Neveras, el invento que cambió el mundo
Para muchos de ustedes, queridos lectores, aquellos que aún no se han enfrentado a la dura prueba de cumplir los cuarenta, lo que voy a contarles sonará a batallita del abuelo Cebolleta, bueno, eso si es que llegaron a leer el TBO, que tampoco es fácil.
Pensarán que les estoy metiendo bolas y que los detalles que les voy a comentar los he sacado del Quijote, sin embargo, y si de muestra sirve un botón, les diré que en mi casa, y con una madre para quién la cocina fue una pasión en la que no escatimaba fortunas, no se pudo comprar un frigorífico, un Frigidaire que se decía entonces, hasta bien entrados los años sesenta.

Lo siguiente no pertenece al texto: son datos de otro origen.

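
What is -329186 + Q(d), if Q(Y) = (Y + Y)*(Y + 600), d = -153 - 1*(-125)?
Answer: -361218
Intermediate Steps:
d = -28 (d = -153 + 125 = -28)
Q(Y) = 2*Y*(600 + Y) (Q(Y) = (2*Y)*(600 + Y) = 2*Y*(600 + Y))
-329186 + Q(d) = -329186 + 2*(-28)*(600 - 28) = -329186 + 2*(-28)*572 = -329186 - 32032 = -361218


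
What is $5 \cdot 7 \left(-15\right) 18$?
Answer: $-9450$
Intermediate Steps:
$5 \cdot 7 \left(-15\right) 18 = 35 \left(-15\right) 18 = \left(-525\right) 18 = -9450$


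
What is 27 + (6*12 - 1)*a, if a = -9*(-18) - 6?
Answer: 11103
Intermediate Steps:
a = 156 (a = 162 - 6 = 156)
27 + (6*12 - 1)*a = 27 + (6*12 - 1)*156 = 27 + (72 - 1)*156 = 27 + 71*156 = 27 + 11076 = 11103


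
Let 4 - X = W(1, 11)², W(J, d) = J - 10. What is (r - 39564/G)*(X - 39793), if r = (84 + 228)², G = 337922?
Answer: -655754640505740/168961 ≈ -3.8811e+9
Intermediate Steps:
W(J, d) = -10 + J
X = -77 (X = 4 - (-10 + 1)² = 4 - 1*(-9)² = 4 - 1*81 = 4 - 81 = -77)
r = 97344 (r = 312² = 97344)
(r - 39564/G)*(X - 39793) = (97344 - 39564/337922)*(-77 - 39793) = (97344 - 39564*1/337922)*(-39870) = (97344 - 19782/168961)*(-39870) = (16447319802/168961)*(-39870) = -655754640505740/168961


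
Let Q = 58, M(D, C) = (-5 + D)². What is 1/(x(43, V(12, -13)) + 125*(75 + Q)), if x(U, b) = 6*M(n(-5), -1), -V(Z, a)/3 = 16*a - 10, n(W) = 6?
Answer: 1/16631 ≈ 6.0129e-5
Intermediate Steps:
V(Z, a) = 30 - 48*a (V(Z, a) = -3*(16*a - 10) = -3*(-10 + 16*a) = 30 - 48*a)
x(U, b) = 6 (x(U, b) = 6*(-5 + 6)² = 6*1² = 6*1 = 6)
1/(x(43, V(12, -13)) + 125*(75 + Q)) = 1/(6 + 125*(75 + 58)) = 1/(6 + 125*133) = 1/(6 + 16625) = 1/16631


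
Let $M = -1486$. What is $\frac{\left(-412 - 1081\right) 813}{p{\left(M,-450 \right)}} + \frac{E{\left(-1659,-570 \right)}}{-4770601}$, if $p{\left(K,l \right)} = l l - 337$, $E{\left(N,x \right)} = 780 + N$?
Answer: $- \frac{5790420727932}{964439009963} \approx -6.0039$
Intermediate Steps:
$p{\left(K,l \right)} = -337 + l^{2}$ ($p{\left(K,l \right)} = l^{2} - 337 = -337 + l^{2}$)
$\frac{\left(-412 - 1081\right) 813}{p{\left(M,-450 \right)}} + \frac{E{\left(-1659,-570 \right)}}{-4770601} = \frac{\left(-412 - 1081\right) 813}{-337 + \left(-450\right)^{2}} + \frac{780 - 1659}{-4770601} = \frac{\left(-1493\right) 813}{-337 + 202500} - - \frac{879}{4770601} = - \frac{1213809}{202163} + \frac{879}{4770601} = - \frac{5790420727932}{964439009963}$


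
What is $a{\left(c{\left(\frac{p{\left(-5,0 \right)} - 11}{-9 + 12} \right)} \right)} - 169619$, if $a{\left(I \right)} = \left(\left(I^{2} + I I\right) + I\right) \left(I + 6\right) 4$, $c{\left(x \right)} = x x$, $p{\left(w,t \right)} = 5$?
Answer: $-168179$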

De aquella pasabamos los veranos en Estoril, que era el respiro de las familias liberales españolas, y recuerdo que cada vez que doña Lola se paraba delante de un escaparate de electrodomésticos, le susurraba a mi padre: «Pepe, no sería posible llevarnos una de estas neveras».

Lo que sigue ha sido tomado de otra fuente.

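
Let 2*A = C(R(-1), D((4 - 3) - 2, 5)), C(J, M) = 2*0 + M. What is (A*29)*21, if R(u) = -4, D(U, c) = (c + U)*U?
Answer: -1218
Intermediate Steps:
D(U, c) = U*(U + c) (D(U, c) = (U + c)*U = U*(U + c))
C(J, M) = M (C(J, M) = 0 + M = M)
A = -2 (A = (((4 - 3) - 2)*(((4 - 3) - 2) + 5))/2 = ((1 - 2)*((1 - 2) + 5))/2 = (-(-1 + 5))/2 = (-1*4)/2 = (1/2)*(-4) = -2)
(A*29)*21 = -2*29*21 = -58*21 = -1218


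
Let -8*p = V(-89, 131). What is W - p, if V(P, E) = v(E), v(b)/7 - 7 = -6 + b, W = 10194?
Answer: 20619/2 ≈ 10310.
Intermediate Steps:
v(b) = 7 + 7*b (v(b) = 49 + 7*(-6 + b) = 49 + (-42 + 7*b) = 7 + 7*b)
V(P, E) = 7 + 7*E
p = -231/2 (p = -(7 + 7*131)/8 = -(7 + 917)/8 = -⅛*924 = -231/2 ≈ -115.50)
W - p = 10194 - 1*(-231/2) = 10194 + 231/2 = 20619/2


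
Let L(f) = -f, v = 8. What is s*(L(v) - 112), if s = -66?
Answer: 7920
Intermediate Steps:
s*(L(v) - 112) = -66*(-1*8 - 112) = -66*(-8 - 112) = -66*(-120) = 7920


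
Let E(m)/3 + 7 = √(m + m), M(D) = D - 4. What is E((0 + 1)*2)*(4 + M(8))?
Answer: -120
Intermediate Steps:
M(D) = -4 + D
E(m) = -21 + 3*√2*√m (E(m) = -21 + 3*√(m + m) = -21 + 3*√(2*m) = -21 + 3*(√2*√m) = -21 + 3*√2*√m)
E((0 + 1)*2)*(4 + M(8)) = (-21 + 3*√2*√((0 + 1)*2))*(4 + (-4 + 8)) = (-21 + 3*√2*√(1*2))*(4 + 4) = (-21 + 3*√2*√2)*8 = (-21 + 6)*8 = -15*8 = -120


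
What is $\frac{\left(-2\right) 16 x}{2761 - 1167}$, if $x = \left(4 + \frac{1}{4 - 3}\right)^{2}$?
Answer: $- \frac{400}{797} \approx -0.50188$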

Y aquí viene la pregunta: ¿como podíamos vivir, sobre todo en Madrid con cuarenta y tres grados a la sombra, sin frigoríficos.
Bueno, pues se vivía, y les aseguro que tampoco era tan dramático como nos podría parecer ahora, tiempos en que si se estropea este dichoso aparatito, parece que el mundo se va a hundir.

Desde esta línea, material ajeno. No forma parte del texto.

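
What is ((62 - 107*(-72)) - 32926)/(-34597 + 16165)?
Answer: 3145/2304 ≈ 1.3650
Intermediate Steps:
((62 - 107*(-72)) - 32926)/(-34597 + 16165) = ((62 + 7704) - 32926)/(-18432) = (7766 - 32926)*(-1/18432) = -25160*(-1/18432) = 3145/2304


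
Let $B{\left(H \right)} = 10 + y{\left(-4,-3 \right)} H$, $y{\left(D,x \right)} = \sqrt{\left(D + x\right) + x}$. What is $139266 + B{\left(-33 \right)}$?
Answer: $139276 - 33 i \sqrt{10} \approx 1.3928 \cdot 10^{5} - 104.36 i$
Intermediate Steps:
$y{\left(D,x \right)} = \sqrt{D + 2 x}$
$B{\left(H \right)} = 10 + i H \sqrt{10}$ ($B{\left(H \right)} = 10 + \sqrt{-4 + 2 \left(-3\right)} H = 10 + \sqrt{-4 - 6} H = 10 + \sqrt{-10} H = 10 + i \sqrt{10} H = 10 + i H \sqrt{10}$)
$139266 + B{\left(-33 \right)} = 139266 + \left(10 + i \left(-33\right) \sqrt{10}\right) = 139266 + \left(10 - 33 i \sqrt{10}\right) = 139276 - 33 i \sqrt{10}$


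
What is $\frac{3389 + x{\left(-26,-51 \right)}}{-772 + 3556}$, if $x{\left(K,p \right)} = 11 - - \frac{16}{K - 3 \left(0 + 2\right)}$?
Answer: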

Es mas, cuando el uso del blanco electrodoméstico empezó a popularizarse, recuerdo que había no pocos prejuicios, tales como «No bebais agua de la nevera que da anginas», o «No saben igual los filetes de la fresquera que los de la nevera».
¿Qué era la fresquera?
Pues un invento genial, consistente en un ventanuco que daba a la zona mas sombreada del patio, cerrado por una fina tela metálica para impedir el paso a las moscas y otros insectos, y donde el paso continuo de aire fresco mantenía los alimentos en buen estado durante un tiempo prudencial.
Cuando llegaba el verano y apetecían bebidas mas frías, se recurría a la nevera de hielo, un receptáculo mas o menos grande, construido en madera, con un aislamiento de corcho, y revestido interiormente con chapas de zinc soldadas entre sí para ser estanco.
Allí se echaba hielo en barras, previamente picado y que se compraba en alguna de las muchas fábricas que existían en las ciudades y grandes pueblos. Y les voy a decir algo que parece absurdo, una cerveza, a ser posible de botella mejor que de bote, enfriada en hielo picado, sabe mucho mejor que si se ha mantenido en refrigerador.
Luego había muchos refrescos que se hacían con unos artilugios llamados heladeras y que funcionaban con sal: la horchata, el agua de cebada, el granizado de limón, etcétera, y había quioscos callejeros que tenían fama de ofrecer su punto justo de azúcar, o hasta de selección de las materias primas.
Otra forma de refrescar era el agua corriente, y es hoy, con todos los adelantos tecnológicos del hombre que ha conquistado la Luna y casi Marte, en que para muchos, yo uno de ellos, una sidra así acondicionada no se puede comparar con la misma metida en nevera.
Y no digamos ya de los quesos, embutidos, patés, ensaladas o cualquier otro alimento, que en tantos y tantos chigres, te los plantan en la mesa recién sacados de la cámara, cuando al menos deberían haberse atemperado durante veinte minutos o media hora.
La tecnología avanza, y eso es bueno para el hombre, incluso para los gastrónomos, pero hay que saber dosificarla y hasta recordar de vez en cuando viejos trucos, que antaño tampoco se vivía tan mal.